DPDL: Towards Differential Privacy Preservation in Decentralized Stochastic Learning on Non-IID Data

In the paradigm of decentralized learning, a group of agents collaborate to train a global model using distributed datasets without a central server. Although the power of collaboration has been verified by many state-of-the-art studies, it entails extensive gradient information exchanging among the agents and thus induces high risk of privacy leakage for the individual agents. Moreover, in real-world applications, the training data are usually non-identically and independently distributed across the agents, inducing more challenges to enable privacy-preserved decentralized learning. To address these issues, we propose a privacy-preserved decentralized learning algorithm with non-IID data, DPDL, which leverages the notion of Differential Privacy (DP) in cross-gradient aggregation through a similarity-based calibration technique. Specifically, in each round, each agent perturbs the cross-gradients (i.e., the derivatives of its neighbors' local model in its private local data) by Gaussian noise mechanism before sharing them with its neighbors; it then adopt cosine similarity to calibrate the received perturbed cross-gradients such that the aggregation of the calibrated cross-gradients can be utilized to effectively update local model in a momentum-like manner. Our rigorous theoretical analysis not only reveals the minimum noise level required to achieve a specific level of privacy preservation, but also illustrates that our algorithm still achieves a linear speedup in training with non-IID data. We finally conduct extensive experiments on real-world dataset to validate the effectiveness of our algorithm in defending privacy attacks and in training accurate models.

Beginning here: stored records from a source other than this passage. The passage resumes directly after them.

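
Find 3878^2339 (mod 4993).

3101

2339 in binary is 100100100011, i.e. 2339 = 2048 + 256 + 32 + 2 + 1.
3878^1 ≡ 3878 (mod 4993)
3878^2 ≡ 3878^2 = 15038884 ≡ 4961 (mod 4993)
3878^4 ≡ 4961^2 = 24611521 ≡ 1024 (mod 4993)
3878^8 ≡ 1024^2 = 1048576 ≡ 46 (mod 4993)
3878^16 ≡ 46^2 = 2116 (mod 4993)
3878^32 ≡ 2116^2 = 4477456 ≡ 3728 (mod 4993)
3878^64 ≡ 3728^2 = 13897984 ≡ 2465 (mod 4993)
3878^128 ≡ 2465^2 = 6076225 ≡ 4737 (mod 4993)
3878^256 ≡ 4737^2 = 22439169 ≡ 627 (mod 4993)
3878^512 ≡ 627^2 = 393129 ≡ 3675 (mod 4993)
3878^1024 ≡ 3675^2 = 13505625 ≡ 4553 (mod 4993)
3878^2048 ≡ 4553^2 = 20729809 ≡ 3866 (mod 4993)
3878^2339 = 3878^2048 * 3878^256 * 3878^32 * 3878^2 * 3878^1 ≡ 3866 * 627 * 3728 * 4961 * 3878 (mod 4993).
Accumulate the product:
3866 * 627 = 2423982 ≡ 2377
2377 * 3728 = 8861456 ≡ 3874
3874 * 4961 = 19218914 ≡ 857
857 * 3878 = 3323446 ≡ 3101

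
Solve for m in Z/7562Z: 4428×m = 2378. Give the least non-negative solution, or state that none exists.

gcd(4428, 7562) = 2, and 2 | 2378, so solutions exist.
Divide through by 2: 2214×m ≡ 1189 mod 3781.
2214⁻¹ ≡ 2396 (mod 3781).
m ≡ 2396×1189 ≡ 1751 (mod 3781).
The smallest non-negative solution is m = 1751.

1751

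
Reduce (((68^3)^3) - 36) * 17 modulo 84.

(68)^3 ≡ 20 (mod 84)
(20)^3 ≡ 20 (mod 84)
20 - 36 = -16 ≡ 68 (mod 84)
68 * 17 = 1156 ≡ 64 (mod 84)

64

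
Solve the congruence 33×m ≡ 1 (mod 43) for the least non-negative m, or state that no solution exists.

gcd(33, 43) = 1, so a unique solution mod 43 exists.
33⁻¹ ≡ 30 (mod 43).
m ≡ 30×1 ≡ 30 (mod 43).

30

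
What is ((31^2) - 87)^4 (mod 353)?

256

(31)^2 ≡ 255 (mod 353)
255 - 87 = 168
(168)^4 ≡ 256 (mod 353)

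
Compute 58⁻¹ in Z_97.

92

97 = 1·58 + 39
58 = 1·39 + 19
39 = 2·19 + 1
19 = 19·1 + 0
gcd(58, 97) = 1, so the inverse exists.
Back-substitute for 1:
1 = 1·39 − 2·19
  = −2·58 + 3·39
  = 3·97 − 5·58
So 58⁻¹ ≡ −5 ≡ 92 (mod 97).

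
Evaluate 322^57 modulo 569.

By square-and-multiply:
322^1 ≡ 322 (mod 569)
322^2 ≡ 322^2 = 103684 ≡ 126 (mod 569)
322^4 ≡ 126^2 = 15876 ≡ 513 (mod 569)
322^8 ≡ 513^2 = 263169 ≡ 291 (mod 569)
322^16 ≡ 291^2 = 84681 ≡ 469 (mod 569)
322^32 ≡ 469^2 = 219961 ≡ 327 (mod 569)
322^57 = 322^32 · 322^16 · 322^8 · 322^1 ≡ 327 · 469 · 291 · 322 (mod 569).
Accumulate the product:
327 · 469 = 153363 ≡ 302
302 · 291 = 87882 ≡ 256
256 · 322 = 82432 ≡ 496

496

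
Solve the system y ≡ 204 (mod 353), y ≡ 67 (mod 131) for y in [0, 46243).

16442

353⁻¹ mod 131: 353·36 ≡ 1 (mod 131), so 353⁻¹ ≡ 36.
y = 204 + 353·((67 − 204)·36 mod 131) = 204 + 353·46 = 16442.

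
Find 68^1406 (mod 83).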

翻译：在去中心化学习范式下，一组智能体利用分布式数据集协作训练全局模型，无需中央服务器。尽管协作能力已得到众多前沿研究的验证，但这要求智能体之间广泛交换梯度信息，从而为单个智能体带来极高的隐私泄露风险。此外，在实际应用中，训练数据在各智能体间通常呈非独立同分布，这为保障隐私的去中心化学习带来了更多挑战。为解决这些问题，我们提出了一种面向非独立同分布数据的隐私保护去中心化学习算法DPDL，该方法在交叉梯度聚合中借助基于相似度校准的差分隐私概念。具体而言，在每轮训练中，每个智能体通过高斯噪声机制对其交叉梯度（即邻域局部模型在其私有本地数据上的导数）进行扰动，再与邻居共享；随后采用余弦相似度对接收到的扰动交叉梯度进行校准，使得校准后的交叉梯度聚合能以类动量方式有效更新本地模型。我们严格的理论分析不仅揭示了实现特定隐私保护水平所需的最小噪声强度，还证明了该算法在处理非独立同分布数据时仍能实现训练线性加速。最后，在真实数据集上进行的大量实验验证了该算法在防御隐私攻击和训练精确模型方面的有效性。